= Architects/Designers/Planners for Social Responsibility =

Architects/Designers/Planners for Social Responsibility (ADPSR) is a 501(c)(3) non profit organization established in 1981. Its stated mission is to work "for peace, environmental protection, ecological building, social justice, and the development of healthy communities." ADPSR programs promote professional and public awareness of critical social and environmental issues, and the non profit also honors individuals and organizations that "exemplify ADPSR's goals of peace, preservation of the natural and build environment, and socially responsible development" with its annual Lewis Mumford Awards. ADPSR was first established to promote nuclear disarmament and correct the imbalances caused by military excesses overshadowing domestic needs. Throughout the 1980s, the non-profit initiated numerous peace projects including peace parks, conferences, exhibits, and citizen diplomacy exchange programs with the former Soviet Union. ADPSR was honored for this work in 1993 by the American Institute of Architects, which called ADPSR "a strong, resounding voice for social and political justice." Since the 1990s, the organization has focused much of its effort on ecological and socially responsible development.

==Projects==
ADPSR has received media attention for its proposal to amend the American Institute of Architects' Code of Ethics. The proposed rule reads, "Members shall not design spaces intended for execution or for torture or other cruel, inhuman, or degrading treatment or punishment, including prolonged solitary confinement," citing multiple organizations' identification of prolonged solitary confinement as torture. In December 2014, the AIA rejected this petition to disallow members to design solitary confinement cells, death chambers, and facilities for torture. This rejection, according to Raphael Sperry, President of ADPSR, goes against the AIA's current ethics code which states, "Members should uphold human rights in all their professional endeavors." Helene Combs Dreiling, former president of the AIA, has spoken on behalf of the institute, stating that "The AIA Code of Ethics should not exist to create limitations on the practice by AIA members of specific building types," and that "[the Code] isn’t about what architects build."

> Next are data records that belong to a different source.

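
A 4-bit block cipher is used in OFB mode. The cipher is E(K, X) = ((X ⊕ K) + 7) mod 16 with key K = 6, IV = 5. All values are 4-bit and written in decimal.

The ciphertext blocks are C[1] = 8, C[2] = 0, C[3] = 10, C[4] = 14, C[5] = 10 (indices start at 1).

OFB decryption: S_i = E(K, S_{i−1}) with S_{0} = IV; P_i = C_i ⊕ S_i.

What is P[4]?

P[1]: S = E(K, 5) = 10; 8 ⊕ 10 = 2.
P[2]: S = E(K, 10) = 3; 0 ⊕ 3 = 3.
P[3]: S = E(K, 3) = 12; 10 ⊕ 12 = 6.
P[4]: S = E(K, 12) = 1; 14 ⊕ 1 = 15.

P[4] = 15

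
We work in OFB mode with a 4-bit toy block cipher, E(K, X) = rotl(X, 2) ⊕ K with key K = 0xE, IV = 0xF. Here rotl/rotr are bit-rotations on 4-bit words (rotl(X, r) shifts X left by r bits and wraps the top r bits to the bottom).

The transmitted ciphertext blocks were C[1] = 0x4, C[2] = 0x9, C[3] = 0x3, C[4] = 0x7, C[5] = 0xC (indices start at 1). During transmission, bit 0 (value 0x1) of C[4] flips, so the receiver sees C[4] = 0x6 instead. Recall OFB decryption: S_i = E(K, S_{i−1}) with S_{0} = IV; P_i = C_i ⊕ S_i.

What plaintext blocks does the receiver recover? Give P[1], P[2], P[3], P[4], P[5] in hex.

Only C[4] changed, to 0x6. In OFB, a change in C_i flips the same bit in P_i only; the keystream is unaffected. Decrypting the received ciphertext:
P[1]: S = E(K, 0xF) = 0x1; 0x4 ⊕ 0x1 = 0x5.
P[2]: S = E(K, 0x1) = 0xA; 0x9 ⊕ 0xA = 0x3.
P[3]: S = E(K, 0xA) = 0x4; 0x3 ⊕ 0x4 = 0x7.
P[4]: S = E(K, 0x4) = 0xF; 0x6 ⊕ 0xF = 0x9.
P[5]: S = E(K, 0xF) = 0x1; 0xC ⊕ 0x1 = 0xD.
Blocks that differ from the original plaintext: P[4].

P[1] = 0x5, P[2] = 0x3, P[3] = 0x7, P[4] = 0x9, P[5] = 0xD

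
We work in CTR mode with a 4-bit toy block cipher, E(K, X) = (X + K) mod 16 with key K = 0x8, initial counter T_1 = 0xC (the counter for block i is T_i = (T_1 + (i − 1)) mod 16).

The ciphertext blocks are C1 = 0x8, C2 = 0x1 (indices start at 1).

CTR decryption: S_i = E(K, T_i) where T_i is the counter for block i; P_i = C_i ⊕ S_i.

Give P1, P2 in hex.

P1: T = 0xC, S = E(K, T) = 0x4; 0x8 ⊕ 0x4 = 0xC.
P2: T = 0xD, S = E(K, T) = 0x5; 0x1 ⊕ 0x5 = 0x4.

P1 = 0xC, P2 = 0x4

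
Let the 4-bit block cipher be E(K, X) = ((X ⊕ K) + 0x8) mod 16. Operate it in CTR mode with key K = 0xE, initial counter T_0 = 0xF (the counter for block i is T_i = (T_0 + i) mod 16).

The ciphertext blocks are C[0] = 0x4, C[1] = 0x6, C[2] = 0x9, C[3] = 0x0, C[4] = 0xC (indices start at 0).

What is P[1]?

P[1] = 0x0

CTR decryption: S_i = E(K, T_i) where T_i is the counter for block i; P_i = C_i ⊕ S_i.
P[1]: T = 0x0, S = E(K, T) = 0x6; 0x6 ⊕ 0x6 = 0x0.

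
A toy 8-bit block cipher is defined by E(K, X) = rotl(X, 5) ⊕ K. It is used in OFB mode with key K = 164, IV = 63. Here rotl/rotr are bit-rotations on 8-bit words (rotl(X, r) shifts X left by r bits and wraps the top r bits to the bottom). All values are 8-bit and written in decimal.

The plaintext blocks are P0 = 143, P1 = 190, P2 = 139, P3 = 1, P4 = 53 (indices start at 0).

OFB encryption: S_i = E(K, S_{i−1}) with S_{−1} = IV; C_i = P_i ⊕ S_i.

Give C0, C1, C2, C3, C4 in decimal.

C0: S = E(K, 63) = 67; 143 ⊕ 67 = 204.
C1: S = E(K, 67) = 204; 190 ⊕ 204 = 114.
C2: S = E(K, 204) = 61; 139 ⊕ 61 = 182.
C3: S = E(K, 61) = 3; 1 ⊕ 3 = 2.
C4: S = E(K, 3) = 196; 53 ⊕ 196 = 241.

C0 = 204, C1 = 114, C2 = 182, C3 = 2, C4 = 241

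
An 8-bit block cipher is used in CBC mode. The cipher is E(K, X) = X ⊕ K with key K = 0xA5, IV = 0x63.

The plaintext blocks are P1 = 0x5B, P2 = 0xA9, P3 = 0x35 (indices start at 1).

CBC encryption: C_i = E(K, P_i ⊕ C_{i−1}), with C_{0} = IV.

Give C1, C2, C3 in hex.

C1: P1 ⊕ 0x63 = 0x38; E(K, 0x38) = 0x9D.
C2: P2 ⊕ 0x9D = 0x34; E(K, 0x34) = 0x91.
C3: P3 ⊕ 0x91 = 0xA4; E(K, 0xA4) = 0x01.

C1 = 0x9D, C2 = 0x91, C3 = 0x01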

This proposal and rejection have sparked a debate to which several publications, including The New York Times, ArchDaily, and Architectural Record, have added their voices. In response to the AIA's rejection, Sperry states, "Is there nothing so odious that the A.I.A. wouldn't step in? ... What about concentration camps? The A.I.A. is basically saying business is more important than human rights. Yes, this is a tough profession. But you don't gain respect by hunkering down in a position of fear. You just dig yourself deeper into a hole."

ADPSR is an NGO in the United Nations program UN-Habitat, whose mission is "to promote socially and environmentally sustainable human settlements development and the achievement of adequate shelter for all."